CAP is important when designing cloud applications
Whether you’re moving an existing application to the cloud or starting afresh on the cloud with a brand new application, CAP is an important topic to consider when (re)designing the architecture of your app. CAP stands for Consistency, Availability and Partitioning, three characteristics that are key when designing a distributed application. These three characterictics have an important bearing on the capability of your application to scale up or down with no negative impact which is a basic requirement for cloud based applications.
So what is CAP ?
CAP is part of the Service Oriented Architecture (SOA) design principles and was first formulated by Eric Brewer in 2000 . Brewer stated that in designing a distributed application or service it is only possible to achieve two out of the three capabilities in CAP, where
- Consistency ensures that a distributed application or service has access to a consistent set of data from any node.
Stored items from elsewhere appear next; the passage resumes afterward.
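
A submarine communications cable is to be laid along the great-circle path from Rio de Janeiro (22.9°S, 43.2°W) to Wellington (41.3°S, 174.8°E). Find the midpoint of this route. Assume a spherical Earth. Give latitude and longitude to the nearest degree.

≈ 62°S, 98°W

Convert each endpoint to a unit vector on the sphere (x = cos φ cos λ, y = cos φ sin λ, z = sin φ).
The central angle between the endpoints is δ = arccos(p₁·p₂) ≈ 1.863 rad (106.8°).
Interpolate at f = 1/2 with slerp weights a = sin((1−f)δ)/sin δ ≈ 0.838, b = sin(fδ)/sin δ ≈ 0.838.
p = a·p₁ + b·p₂ ≈ (-0.064, -0.472, -0.879); φ = arcsin(p_z) ≈ -61.58°, λ = atan2(p_y, p_x) ≈ -97.76°.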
This means ensuring that all data transactions are processed and committed fully and that the ACID related properties of a database are fully enforced
- Availability ensures that the service/application can respond to all data requests even if some of the nodes are down – so high availability and redundancy strategies are important.
- Partition tolerance ensures that the application can continue to operate even if some nodes in the distributed application / service cannot pass messages (i.e. If there is a partial network outage, your application can continue to be operational for it’s users). The risk to partition tolerance increases as data and logic moves from being centralised and are spread over different nodes

CAP in real life
To help understand these three capabilities better, lets look at some regular examples when they are combined;
- A typical centralised relational database system would be considered Consistent and Available. However when it cannot process all its transactions due to lost connections etc, it is not operating correctly and therefore not Partition tolerant.
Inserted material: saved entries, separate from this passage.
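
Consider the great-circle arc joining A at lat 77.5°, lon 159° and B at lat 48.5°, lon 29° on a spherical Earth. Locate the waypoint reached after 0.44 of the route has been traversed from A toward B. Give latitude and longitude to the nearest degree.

Write both endpoints as unit vectors p₁, p₂ with components (cos φ cos λ, cos φ sin λ, sin φ).
The central angle between the endpoints is δ = arccos(p₁·p₂) ≈ 0.878 rad (50.3°).
Interpolate at f = 0.44 with slerp weights a = sin((1−f)δ)/sin δ ≈ 0.613, b = sin(fδ)/sin δ ≈ 0.490.
p = a·p₁ + b·p₂ ≈ (0.160, 0.205, 0.966); φ = arcsin(p_z) ≈ 74.94°, λ = atan2(p_y, p_x) ≈ 52.05°.

≈ lat 75°, lon 52°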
- An online store that sells hampers would be consider Available and Partition tolerant, when a person in France buys a hamper from one server, while another Uk based customer buys a hamper from a different server, then the inventory levels in each database are not consistent. The priority here is to ensure a fully available and performant service with an objective to achieve consistency within a stated timeframe, but this is consistency with a small c.
In theory, a system can be Consistent and Parition tolerant, using the example of the online hamper store, where irrespective of where hampers are purchased, a consistent real-time view is maintained on inventory levels. The ‘but’ here is that the Consistency is maintained at the possible expense of Availability,
in that if any of the regional servers were to go down, the entire store could stop operating. Availability is such a critical aspect for websites and online stores that this scenario is not practical.
CAP and Scalability
As I mentioned at the start, CAP is an important design feature in an application’s architecture. Especially when reviewing different user scenarios to design an architecture, where the application is required to scale to cope with increasing or decreasing demand. When transaction levels are low, then minor time delays can be deemed ok in order to enable data in the database to remain consistent.
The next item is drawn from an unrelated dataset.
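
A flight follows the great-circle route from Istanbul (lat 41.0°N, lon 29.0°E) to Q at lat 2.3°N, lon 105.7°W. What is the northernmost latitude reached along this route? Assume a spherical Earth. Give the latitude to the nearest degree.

≈ 52°N

The great circle lies in the plane with unit normal n̂ = (p₁ × p₂)/|p₁ × p₂|.
Here n̂_z ≈ -0.621; the vertex latitude is φ_max = arccos|n̂_z| ≈ 51.6°.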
However, as transaction volumes increase, if the appropriate architecture design characteristics have not been included then the user experience will deteriorate with delays and/or data inconsistencies will increase – all of which can contribute to a fall-off in business.
To illustrate this trade-off, lets look at some real-life commercial examples as discussed by Julian Browne in one of his blogs;
- Amazon claim that just an extra one tenth of a second on their response times will cost them 1% in sales
- Google said they noticed that just a half a second increase in latency caused traffic to drop by a fifth
So as not to give the wrong impression and to echo Julian’s point – discussions on the need to build in scalability in relation to different user scenarios should be driven by business requirements. Once these requirements are decided, then the appropriate architecture design considerations can then be discussed and decided upon with due consideration to the consistency, availability and partitioning requirements.
To sum up, CAP is an important part of any systems architecture – be it on the cloud, hosted or on-premises and the overall objective is to find and design the appropriate balance between the three requirements for your application.